Dec 9, 2013, 9:23:25 AM12/9/13

to spark...@googlegroups.com

Hi,

From our experience, {Master, Worker, Driver} all need connectivity between each other.

However, we have the following use case. We would like to run our application/spark-shell from driver node and use Spark Standalone cluster for master endpoint. Driver node will be able to establish connection to Master, but not the other way around. Master and Worker nodes will have connectivity among each other. The only problems are:

1. Master -> Driver

2. Workers -> Driver

We cannot easily guarantee this, but we want each developer to be able to run spark jobs locally from his dev VM at the same time.

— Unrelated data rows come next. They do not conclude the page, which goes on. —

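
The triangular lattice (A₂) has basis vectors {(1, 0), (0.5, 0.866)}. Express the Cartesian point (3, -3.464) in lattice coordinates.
5b₁ - 4b₂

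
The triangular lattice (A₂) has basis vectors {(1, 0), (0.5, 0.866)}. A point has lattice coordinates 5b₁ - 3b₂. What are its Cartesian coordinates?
(3.5, -2.598)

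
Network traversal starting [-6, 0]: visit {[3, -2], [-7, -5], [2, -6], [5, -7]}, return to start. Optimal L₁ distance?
38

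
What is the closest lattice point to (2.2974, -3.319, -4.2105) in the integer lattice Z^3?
(2, -3, -4)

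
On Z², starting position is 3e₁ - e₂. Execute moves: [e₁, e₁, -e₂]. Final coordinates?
(5, -2)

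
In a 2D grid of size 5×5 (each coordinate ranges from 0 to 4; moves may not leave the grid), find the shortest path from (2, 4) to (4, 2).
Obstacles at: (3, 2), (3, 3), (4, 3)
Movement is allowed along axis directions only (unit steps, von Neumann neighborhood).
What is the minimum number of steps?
6
(one shortest path: (2, 4) → (2, 3) → (2, 2) → (2, 1) → (3, 1) → (4, 1) → (4, 2))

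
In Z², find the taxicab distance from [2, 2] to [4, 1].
3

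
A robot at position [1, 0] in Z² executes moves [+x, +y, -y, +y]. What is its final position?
(2, 1)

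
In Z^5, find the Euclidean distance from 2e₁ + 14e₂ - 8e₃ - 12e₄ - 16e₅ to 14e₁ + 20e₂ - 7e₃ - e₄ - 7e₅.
19.5704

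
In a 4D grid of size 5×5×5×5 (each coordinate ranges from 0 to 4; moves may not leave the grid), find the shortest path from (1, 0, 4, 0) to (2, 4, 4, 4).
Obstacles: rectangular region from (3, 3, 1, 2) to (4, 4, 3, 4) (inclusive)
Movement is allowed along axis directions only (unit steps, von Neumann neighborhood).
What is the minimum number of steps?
9
(one shortest path: (1, 0, 4, 0) → (2, 0, 4, 0) → (2, 1, 4, 0) → (2, 2, 4, 0) → (2, 3, 4, 0) → (2, 4, 4, 0) → (2, 4, 4, 1) → (2, 4, 4, 2) → (2, 4, 4, 3) → (2, 4, 4, 4))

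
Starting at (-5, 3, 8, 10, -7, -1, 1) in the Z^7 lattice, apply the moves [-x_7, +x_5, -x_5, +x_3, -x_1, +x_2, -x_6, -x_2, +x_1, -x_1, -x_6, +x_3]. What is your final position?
(-6, 3, 10, 10, -7, -3, 0)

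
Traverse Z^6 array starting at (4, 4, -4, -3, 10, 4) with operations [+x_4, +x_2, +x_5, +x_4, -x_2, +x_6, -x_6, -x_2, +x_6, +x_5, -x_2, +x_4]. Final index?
(4, 2, -4, 0, 12, 5)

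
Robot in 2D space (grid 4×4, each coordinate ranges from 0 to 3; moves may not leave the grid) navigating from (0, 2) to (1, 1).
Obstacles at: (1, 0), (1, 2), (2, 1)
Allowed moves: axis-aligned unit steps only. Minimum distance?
2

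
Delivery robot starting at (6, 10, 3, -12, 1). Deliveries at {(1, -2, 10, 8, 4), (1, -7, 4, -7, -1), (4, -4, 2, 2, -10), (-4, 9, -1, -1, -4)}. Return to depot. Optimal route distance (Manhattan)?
158
(one optimal route: (6, 10, 3, -12, 1) → (1, -7, 4, -7, -1) → (1, -2, 10, 8, 4) → (4, -4, 2, 2, -10) → (-4, 9, -1, -1, -4) → (6, 10, 3, -12, 1))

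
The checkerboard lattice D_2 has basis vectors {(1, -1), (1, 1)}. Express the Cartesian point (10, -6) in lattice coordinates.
8b₁ + 2b₂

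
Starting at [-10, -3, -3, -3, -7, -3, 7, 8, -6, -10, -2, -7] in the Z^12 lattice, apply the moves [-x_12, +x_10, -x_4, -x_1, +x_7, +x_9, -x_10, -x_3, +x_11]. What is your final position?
(-11, -3, -4, -4, -7, -3, 8, 8, -5, -10, -1, -8)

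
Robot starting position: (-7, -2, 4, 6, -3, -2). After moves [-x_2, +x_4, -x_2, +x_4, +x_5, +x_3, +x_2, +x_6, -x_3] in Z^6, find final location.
(-7, -3, 4, 8, -2, -1)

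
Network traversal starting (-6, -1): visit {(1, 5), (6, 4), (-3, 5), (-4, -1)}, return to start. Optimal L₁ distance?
36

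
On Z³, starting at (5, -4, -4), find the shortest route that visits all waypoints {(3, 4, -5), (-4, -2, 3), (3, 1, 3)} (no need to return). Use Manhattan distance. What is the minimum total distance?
32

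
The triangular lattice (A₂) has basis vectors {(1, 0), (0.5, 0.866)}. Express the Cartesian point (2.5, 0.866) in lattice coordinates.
2b₁ + b₂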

How do others in the industry do this? Do you have your developers ssh to some staging machine, from where it is "safe" to run jobs? Is there some better solution to this?

Thanks,

Grega

--

Grega Kešpret
Analytics engineer

Celtra — Rich Media Mobile Advertising

celtra.com | @celtramobile

celtra_logo.png

MLnick

unread,

Dec 9, 2013, 1:34:05 PM12/9/13

to spark...@googlegroups.com

Not sure things will work if the master cannot communicate with the driver program.

Typically I would collocate driver programs on the master node (actually I submit jobs to a job server similar to this one: https://github.com/apache/incubator-spark/pull/222).

Jobs can be tested locally, and for production either submitted via the job server interface or ssh into the master node and run the jobs from there. I store jars in s3, download them and add to spark class path as required.